いつからうちにあるのかもわからない、たくさんのビー玉たちが、今日のお話の主役。ラムネのビー玉(ラムネを飲まない私に妹がくれたもの)や、市販のおもちゃのビー玉など、不揃いのものが透明なプラスチックケースに敷き詰められている。

何に使うでも、飾るわけでもなく詰め込まれている彼らを、ふとした時に手に取って転がしてみる。

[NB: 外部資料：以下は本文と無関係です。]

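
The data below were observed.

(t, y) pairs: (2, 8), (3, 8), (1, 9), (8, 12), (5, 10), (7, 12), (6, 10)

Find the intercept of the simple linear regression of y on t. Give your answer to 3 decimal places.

7.274

n = 7, Σx = 32, Σy = 69, Σxy = 339, Σx² = 188
Sxx = Σx² − (Σx)²/n = 188 − 146.285714 = 41.714286
Sxy = Σxy − (Σx)(Σy)/n = 339 − 315.428571 = 23.571429
b = Sxy/Sxx = 23.571429/41.714286 = 0.565068
a = ȳ − b·x̄ = 9.857143 − 0.565068·4.571429 = 7.273973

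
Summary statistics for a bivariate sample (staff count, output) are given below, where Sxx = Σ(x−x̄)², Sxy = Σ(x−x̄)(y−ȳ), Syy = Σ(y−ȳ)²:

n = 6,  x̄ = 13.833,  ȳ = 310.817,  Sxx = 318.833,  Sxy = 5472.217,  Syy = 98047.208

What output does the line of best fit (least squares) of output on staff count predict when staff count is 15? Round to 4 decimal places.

330.8465

b = Sxy/Sxx = 5472.217/318.833 = 17.163270
a = ȳ − b·x̄ = 310.817 − 17.163270·13.833 = 73.397480
ŷ(15) = a + b·15 = 73.397480 + 17.163270·15 = 330.846537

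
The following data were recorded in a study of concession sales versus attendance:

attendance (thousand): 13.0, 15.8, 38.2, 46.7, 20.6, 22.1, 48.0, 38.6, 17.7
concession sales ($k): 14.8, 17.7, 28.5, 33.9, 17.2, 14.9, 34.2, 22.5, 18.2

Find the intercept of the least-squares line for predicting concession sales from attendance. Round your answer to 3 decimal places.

n = 9, Σx = 260.7, Σy = 201.9, Σxy = 6659.74, Σx² = 9078.79
Sxx = Σx² − (Σx)²/n = 9078.79 − 7551.61 = 1527.18
Sxy = Σxy − (Σx)(Σy)/n = 6659.74 − 5848.37 = 811.37
b = Sxy/Sxx = 811.37/1527.18 = 0.531286
a = ȳ − b·x̄ = 22.433333 − 0.531286·28.966667 = 7.043737

7.044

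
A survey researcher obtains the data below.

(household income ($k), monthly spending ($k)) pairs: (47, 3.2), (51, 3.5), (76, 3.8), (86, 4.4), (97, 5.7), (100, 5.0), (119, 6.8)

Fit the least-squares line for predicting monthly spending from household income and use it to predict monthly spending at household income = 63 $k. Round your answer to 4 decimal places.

n = 7, Σx = 576, Σy = 32.4, Σxy = 2858.2, Σx² = 51552
Sxx = Σx² − (Σx)²/n = 51552 − 47396.571429 = 4155.428571
Sxy = Σxy − (Σx)(Σy)/n = 2858.2 − 2666.057143 = 192.142857
b = Sxy/Sxx = 192.142857/4155.428571 = 0.046239
a = ȳ − b·x̄ = 4.628571 − 0.046239·82.285714 = 0.823762
ŷ(63) = a + b·63 = 0.823762 + 0.046239·63 = 3.736819

3.7368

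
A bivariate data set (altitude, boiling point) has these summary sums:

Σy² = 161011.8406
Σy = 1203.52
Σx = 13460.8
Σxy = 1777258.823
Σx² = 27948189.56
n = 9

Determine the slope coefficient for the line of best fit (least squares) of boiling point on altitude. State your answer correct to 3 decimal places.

-0.003

Sxx = Σx² − (Σx)²/n = 27948189.56 − 20132570.737778 = 7815618.822222
Sxy = Σxy − (Σx)(Σy)/n = 1777258.823 − 1800038.001778 = -22779.178778
b = Sxy/Sxx = -22779.178778/7815618.822222 = -0.002915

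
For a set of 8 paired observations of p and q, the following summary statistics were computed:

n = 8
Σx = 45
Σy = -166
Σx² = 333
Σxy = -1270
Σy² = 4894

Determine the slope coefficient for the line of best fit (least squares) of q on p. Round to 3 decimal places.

-4.210

Sxx = Σx² − (Σx)²/n = 333 − 253.125 = 79.875
Sxy = Σxy − (Σx)(Σy)/n = -1270 − (-933.75) = -336.25
b = Sxy/Sxx = -336.25/79.875 = -4.209703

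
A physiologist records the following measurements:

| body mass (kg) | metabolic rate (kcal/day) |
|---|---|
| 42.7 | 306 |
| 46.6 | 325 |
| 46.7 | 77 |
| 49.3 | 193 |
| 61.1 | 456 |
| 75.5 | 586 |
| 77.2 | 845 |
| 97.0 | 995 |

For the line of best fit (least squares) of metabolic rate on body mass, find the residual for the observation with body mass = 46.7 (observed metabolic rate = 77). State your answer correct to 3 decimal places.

-160.857

n = 8, Σx = 496.1, Σy = 3783, Σxy = 275175.6, Σx² = 33408.53
Sxx = Σx² − (Σx)²/n = 33408.53 − 30764.40125 = 2644.12875
Sxy = Σxy − (Σx)(Σy)/n = 275175.6 − 234593.2875 = 40582.3125
b = Sxy/Sxx = 40582.3125/2644.12875 = 15.348085
a = ȳ − b·x̄ = 472.875 − 15.348085·62.0125 = -478.898114
ŷ(46.7) = -478.898114 + 15.348085·46.7 = 237.857450
residual = y − ŷ = 77 − 237.857450 = -160.857450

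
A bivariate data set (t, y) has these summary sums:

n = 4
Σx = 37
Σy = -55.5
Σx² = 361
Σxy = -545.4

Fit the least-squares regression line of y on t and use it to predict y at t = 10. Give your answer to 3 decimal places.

Sxx = Σx² − (Σx)²/n = 361 − 342.25 = 18.75
Sxy = Σxy − (Σx)(Σy)/n = -545.4 − (-513.375) = -32.025
b = Sxy/Sxx = -32.025/18.75 = -1.708
a = ȳ − b·x̄ = -13.875 − (-1.708)·9.25 = 1.924
ŷ(10) = a + b·10 = 1.924 + (-1.708)·10 = -15.156

-15.156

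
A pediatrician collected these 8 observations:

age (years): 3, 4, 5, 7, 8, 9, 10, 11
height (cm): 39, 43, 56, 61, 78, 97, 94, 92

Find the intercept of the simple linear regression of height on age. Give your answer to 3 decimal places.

n = 8, Σx = 57, Σy = 560, Σxy = 4445, Σx² = 465
Sxx = Σx² − (Σx)²/n = 465 − 406.125 = 58.875
Sxy = Σxy − (Σx)(Σy)/n = 4445 − 3990 = 455
b = Sxy/Sxx = 455/58.875 = 7.728238
a = ȳ − b·x̄ = 70 − 7.728238·7.125 = 14.936306

14.936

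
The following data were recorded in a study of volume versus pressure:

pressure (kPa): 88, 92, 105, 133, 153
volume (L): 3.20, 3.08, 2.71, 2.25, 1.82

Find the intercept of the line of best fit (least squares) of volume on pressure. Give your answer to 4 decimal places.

4.9609

n = 5, Σx = 571, Σy = 13.06, Σxy = 1427.22, Σx² = 68331
Sxx = Σx² − (Σx)²/n = 68331 − 65208.2 = 3122.8
Sxy = Σxy − (Σx)(Σy)/n = 1427.22 − 1491.452 = -64.232
b = Sxy/Sxx = -64.232/3122.8 = -0.020569
a = ȳ − b·x̄ = 2.612 − (-0.020569)·114.2 = 4.960948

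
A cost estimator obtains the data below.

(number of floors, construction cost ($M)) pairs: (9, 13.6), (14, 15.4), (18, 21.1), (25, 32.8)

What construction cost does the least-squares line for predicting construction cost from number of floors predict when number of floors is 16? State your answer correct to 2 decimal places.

n = 4, Σx = 66, Σy = 82.9, Σxy = 1537.8, Σx² = 1226
Sxx = Σx² − (Σx)²/n = 1226 − 1089 = 137
Sxy = Σxy − (Σx)(Σy)/n = 1537.8 − 1367.85 = 169.95
b = Sxy/Sxx = 169.95/137 = 1.240511
a = ȳ − b·x̄ = 20.725 − 1.240511·16.5 = 0.256569
ŷ(16) = a + b·16 = 0.256569 + 1.240511·16 = 20.104745

20.10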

ビー玉は、見た目ほど冷たくはない。どこか暖かみのある手触りだ。海を閉じ込めたようなコバルト、苔の生えた石が転がる川のような深緑(光の加減で色が変わる)、赤の模様は金魚のようで、濁った水色は雨の匂いがする……。小さな玉のひとつひとつがなにかを語りかけているようにも思える。どこかあどけない子供の瞳みたいで、目を離すことが出来ない。

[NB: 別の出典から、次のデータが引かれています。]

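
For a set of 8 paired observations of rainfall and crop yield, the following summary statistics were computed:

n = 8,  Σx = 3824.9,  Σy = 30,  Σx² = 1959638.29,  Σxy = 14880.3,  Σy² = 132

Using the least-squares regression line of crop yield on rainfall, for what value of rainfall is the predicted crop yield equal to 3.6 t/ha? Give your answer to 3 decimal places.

Sxx = Σx² − (Σx)²/n = 1959638.29 − 1828732.50125 = 130905.78875
Sxy = Σxy − (Σx)(Σy)/n = 14880.3 − 14343.375 = 536.925
b = Sxy/Sxx = 536.925/130905.78875 = 0.004102
a = ȳ − b·x̄ = 3.75 − 0.004102·478.1125 = 1.788967
Set a + b·x = 3.6: x = (3.6 − 1.788967) / 0.004102 = 441.541530

441.542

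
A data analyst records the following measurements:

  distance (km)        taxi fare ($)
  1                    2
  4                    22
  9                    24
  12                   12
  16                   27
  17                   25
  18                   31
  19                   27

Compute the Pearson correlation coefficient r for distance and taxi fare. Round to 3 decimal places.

0.747

n = 8, Σx = 96, Σy = 170, Σxy = 2378, Σx² = 1472, Σy² = 4252
Sxx = Σx² − (Σx)²/n = 1472 − 1152 = 320
Sxy = Σxy − (Σx)(Σy)/n = 2378 − 2040 = 338
Syy = Σy² − (Σy)²/n = 4252 − 3612.5 = 639.5
r = Sxy/√(Sxx·Syy) = 338/√(204640) = 338/452.371529 = 0.747173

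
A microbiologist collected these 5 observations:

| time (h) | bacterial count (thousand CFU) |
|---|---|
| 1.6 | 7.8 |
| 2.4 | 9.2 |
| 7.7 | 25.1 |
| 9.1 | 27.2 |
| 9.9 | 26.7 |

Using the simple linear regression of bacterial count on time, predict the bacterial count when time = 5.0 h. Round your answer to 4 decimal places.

n = 5, Σx = 30.7, Σy = 96, Σxy = 739.68, Σx² = 248.43
Sxx = Σx² − (Σx)²/n = 248.43 − 188.498 = 59.932
Sxy = Σxy − (Σx)(Σy)/n = 739.68 − 589.44 = 150.24
b = Sxy/Sxx = 150.24/59.932 = 2.506841
a = ȳ − b·x̄ = 19.2 − 2.506841·6.14 = 3.807996
ŷ(5.0) = a + b·5.0 = 3.807996 + 2.506841·5 = 16.342201

16.3422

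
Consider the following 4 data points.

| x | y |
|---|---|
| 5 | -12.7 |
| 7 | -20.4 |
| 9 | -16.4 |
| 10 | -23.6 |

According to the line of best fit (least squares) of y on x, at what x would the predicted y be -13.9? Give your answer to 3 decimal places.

n = 4, Σx = 31, Σy = -73.1, Σxy = -589.9, Σx² = 255
Sxx = Σx² − (Σx)²/n = 255 − 240.25 = 14.75
Sxy = Σxy − (Σx)(Σy)/n = -589.9 − (-566.525) = -23.375
b = Sxy/Sxx = -23.375/14.75 = -1.584746
a = ȳ − b·x̄ = -18.275 − (-1.584746)·7.75 = -5.993220
Set a + b·x = -13.9: x = (-13.9 − (-5.993220)) / (-1.584746) = 4.989305

4.989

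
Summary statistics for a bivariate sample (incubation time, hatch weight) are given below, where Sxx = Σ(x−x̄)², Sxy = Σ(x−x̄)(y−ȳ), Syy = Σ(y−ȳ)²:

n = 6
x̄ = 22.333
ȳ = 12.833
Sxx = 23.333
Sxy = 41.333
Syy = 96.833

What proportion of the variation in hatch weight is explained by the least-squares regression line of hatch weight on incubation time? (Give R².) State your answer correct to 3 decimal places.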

小さい頃は、物には記憶があるのだと信じていた。今でもふとビー玉を見ると、それは本当なのではないかと思ってしまう。見てきた世界を憶えているみたいに、まるで記憶そのものみたいに、その透明は空虚ではなく、透明でいて深いのだ。

物語を閉じ込めたビー玉たちは、いつも私の机の左側の引き出しで眠っている。もしかしたらその秘密を紐解かれるのをずっと待っているのかも、しれない。